Risk: medium (Tightening 1 is behavior-preserving + Windows-only → box-compile is the gate; on-glass parity is the same env-limited story as Stage 3).

Stage 6 — src/windows/ tree (cfg-sprawl confinement, plan §2.2). Move the Windows backends under src/windows/ + capture/windows/, encode/windows/, inject/windows/, audio/windows/, vdisplay/windows.rs behind one #[cfg(windows)] mod windows; seam.

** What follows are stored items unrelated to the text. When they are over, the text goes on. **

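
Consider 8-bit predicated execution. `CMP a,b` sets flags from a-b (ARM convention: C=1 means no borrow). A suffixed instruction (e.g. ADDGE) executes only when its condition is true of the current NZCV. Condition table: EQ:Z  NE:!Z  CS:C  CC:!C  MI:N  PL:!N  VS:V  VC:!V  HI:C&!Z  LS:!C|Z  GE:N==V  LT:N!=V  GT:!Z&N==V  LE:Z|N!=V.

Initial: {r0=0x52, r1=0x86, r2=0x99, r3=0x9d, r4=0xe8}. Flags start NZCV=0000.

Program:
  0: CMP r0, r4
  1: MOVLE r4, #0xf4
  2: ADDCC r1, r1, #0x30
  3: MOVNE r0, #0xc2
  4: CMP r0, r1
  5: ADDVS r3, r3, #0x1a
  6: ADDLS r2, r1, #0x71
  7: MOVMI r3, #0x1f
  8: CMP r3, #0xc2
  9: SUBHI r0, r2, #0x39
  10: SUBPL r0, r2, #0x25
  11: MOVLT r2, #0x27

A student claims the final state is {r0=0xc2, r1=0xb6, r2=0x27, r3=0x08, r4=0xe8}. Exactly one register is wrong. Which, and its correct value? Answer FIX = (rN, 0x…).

[0] flags=0000 → (cmp)
[1] flags=0000 LE?F → skip
[2] flags=0000 CC?T → r1=0xb6
[3] flags=0000 NE?T → r0=0xc2
[4] flags=0010 → (cmp)
[5] flags=0010 VS?F → skip
[6] flags=0010 LS?F → skip
[7] flags=0010 MI?F → skip
[8] flags=1000 → (cmp)
[9] flags=1000 HI?F → skip
[10] flags=1000 PL?F → skip
[11] flags=1000 LT?T → r2=0x27

FIX = (r3, 0x9d)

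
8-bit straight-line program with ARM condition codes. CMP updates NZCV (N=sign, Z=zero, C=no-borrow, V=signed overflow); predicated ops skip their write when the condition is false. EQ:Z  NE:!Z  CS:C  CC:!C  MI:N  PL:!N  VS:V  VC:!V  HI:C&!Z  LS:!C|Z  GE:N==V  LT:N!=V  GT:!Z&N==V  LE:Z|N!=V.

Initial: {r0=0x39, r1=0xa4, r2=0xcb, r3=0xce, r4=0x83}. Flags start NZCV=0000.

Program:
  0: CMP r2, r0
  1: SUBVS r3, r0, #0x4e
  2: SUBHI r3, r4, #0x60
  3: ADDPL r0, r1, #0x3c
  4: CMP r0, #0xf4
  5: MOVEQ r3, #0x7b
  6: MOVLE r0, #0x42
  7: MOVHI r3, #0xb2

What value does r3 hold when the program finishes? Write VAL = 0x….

[0] flags=1010 → (cmp)
[1] flags=1010 VS?F → skip
[2] flags=1010 HI?T → r3=0x23
[3] flags=1010 PL?F → skip
[4] flags=0000 → (cmp)
[5] flags=0000 EQ?F → skip
[6] flags=0000 LE?F → skip
[7] flags=0000 HI?F → skip

VAL = 0x23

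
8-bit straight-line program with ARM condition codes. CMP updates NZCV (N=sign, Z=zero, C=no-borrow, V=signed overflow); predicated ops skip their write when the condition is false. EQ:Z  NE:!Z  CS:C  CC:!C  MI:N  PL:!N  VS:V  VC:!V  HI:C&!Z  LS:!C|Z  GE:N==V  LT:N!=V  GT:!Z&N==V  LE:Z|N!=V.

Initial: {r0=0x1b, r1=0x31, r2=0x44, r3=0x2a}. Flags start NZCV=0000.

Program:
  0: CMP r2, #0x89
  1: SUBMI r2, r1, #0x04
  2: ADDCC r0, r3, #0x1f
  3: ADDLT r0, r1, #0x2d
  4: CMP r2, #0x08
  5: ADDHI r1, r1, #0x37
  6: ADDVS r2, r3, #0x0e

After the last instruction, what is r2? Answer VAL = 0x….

VAL = 0x2d

0: ✓ CMP  NZCV=1001
1: ✓ SUBMI  r2←0x2d
2: ✓ ADDCC  r0←0x49
3: · ADDLT
4: ✓ CMP  NZCV=0010
5: ✓ ADDHI  r1←0x68
6: · ADDVS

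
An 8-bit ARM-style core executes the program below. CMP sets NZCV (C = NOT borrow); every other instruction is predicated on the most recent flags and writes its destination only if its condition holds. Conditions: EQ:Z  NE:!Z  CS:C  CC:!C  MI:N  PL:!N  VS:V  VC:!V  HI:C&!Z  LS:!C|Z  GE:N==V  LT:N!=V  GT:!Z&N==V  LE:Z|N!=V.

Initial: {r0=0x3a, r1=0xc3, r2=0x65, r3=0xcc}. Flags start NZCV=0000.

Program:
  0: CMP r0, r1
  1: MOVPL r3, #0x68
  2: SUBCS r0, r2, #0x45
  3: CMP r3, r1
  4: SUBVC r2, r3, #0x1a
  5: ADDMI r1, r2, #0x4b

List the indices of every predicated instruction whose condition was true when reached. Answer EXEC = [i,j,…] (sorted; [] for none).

[0] flags=0000 → (cmp)
[1] flags=0000 PL?T → r3=0x68
[2] flags=0000 CS?F → skip
[3] flags=1001 → (cmp)
[4] flags=1001 VC?F → skip
[5] flags=1001 MI?T → r1=0xb0

EXEC = [1,5]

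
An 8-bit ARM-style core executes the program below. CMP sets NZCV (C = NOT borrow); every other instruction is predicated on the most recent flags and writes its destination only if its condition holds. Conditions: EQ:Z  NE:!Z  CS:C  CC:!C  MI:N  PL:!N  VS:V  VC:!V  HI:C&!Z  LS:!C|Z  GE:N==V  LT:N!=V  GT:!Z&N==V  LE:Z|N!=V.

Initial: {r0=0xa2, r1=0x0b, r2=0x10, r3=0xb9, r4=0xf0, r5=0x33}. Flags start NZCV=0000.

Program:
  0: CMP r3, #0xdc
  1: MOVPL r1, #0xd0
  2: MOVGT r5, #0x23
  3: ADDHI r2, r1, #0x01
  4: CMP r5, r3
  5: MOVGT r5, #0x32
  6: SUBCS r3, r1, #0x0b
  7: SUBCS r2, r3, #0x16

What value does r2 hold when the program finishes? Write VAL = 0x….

VAL = 0x10

0: ✓ CMP  NZCV=1000
1: · MOVPL
2: · MOVGT
3: · ADDHI
4: ✓ CMP  NZCV=0000
5: ✓ MOVGT  r5←0x32
6: · SUBCS
7: · SUBCS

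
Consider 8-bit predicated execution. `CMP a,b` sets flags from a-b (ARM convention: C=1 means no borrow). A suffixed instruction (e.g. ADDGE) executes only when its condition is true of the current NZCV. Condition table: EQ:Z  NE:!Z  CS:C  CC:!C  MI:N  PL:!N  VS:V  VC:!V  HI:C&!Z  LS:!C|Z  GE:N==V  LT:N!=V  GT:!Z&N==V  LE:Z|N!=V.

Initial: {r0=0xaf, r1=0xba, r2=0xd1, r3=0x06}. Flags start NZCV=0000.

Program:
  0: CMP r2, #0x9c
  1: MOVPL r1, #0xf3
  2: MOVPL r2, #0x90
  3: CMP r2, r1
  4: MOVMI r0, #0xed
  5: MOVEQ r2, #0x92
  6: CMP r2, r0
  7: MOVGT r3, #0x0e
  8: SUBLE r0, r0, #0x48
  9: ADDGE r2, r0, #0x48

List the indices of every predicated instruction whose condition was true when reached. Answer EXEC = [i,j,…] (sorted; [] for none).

[0] flags=0010 → (cmp)
[1] flags=0010 PL?T → r1=0xf3
[2] flags=0010 PL?T → r2=0x90
[3] flags=1000 → (cmp)
[4] flags=1000 MI?T → r0=0xed
[5] flags=1000 EQ?F → skip
[6] flags=1000 → (cmp)
[7] flags=1000 GT?F → skip
[8] flags=1000 LE?T → r0=0xa5
[9] flags=1000 GE?F → skip

EXEC = [1,2,4,8]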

Pure file move + mod/use-path updates — behaviour-identical. Risk: low-but-huge (dozens of files; compile-verify catches all). Do LAST so the earlier semantic stages don't fight path churn. Verify: Linux + box build.

Guardrails (mandatory, plan §14)

• Each stage is its own commit; box-verify before moving on.
• Stages 3–5 touch the deployed path → on-glass re-test (NVENC + IDD-push, a mode switch, a connect/disconnect cycle) before the next stage.
• Preserve every PUNKTFUNK_* var's exact semantics; when in doubt, assert old==new at the call site.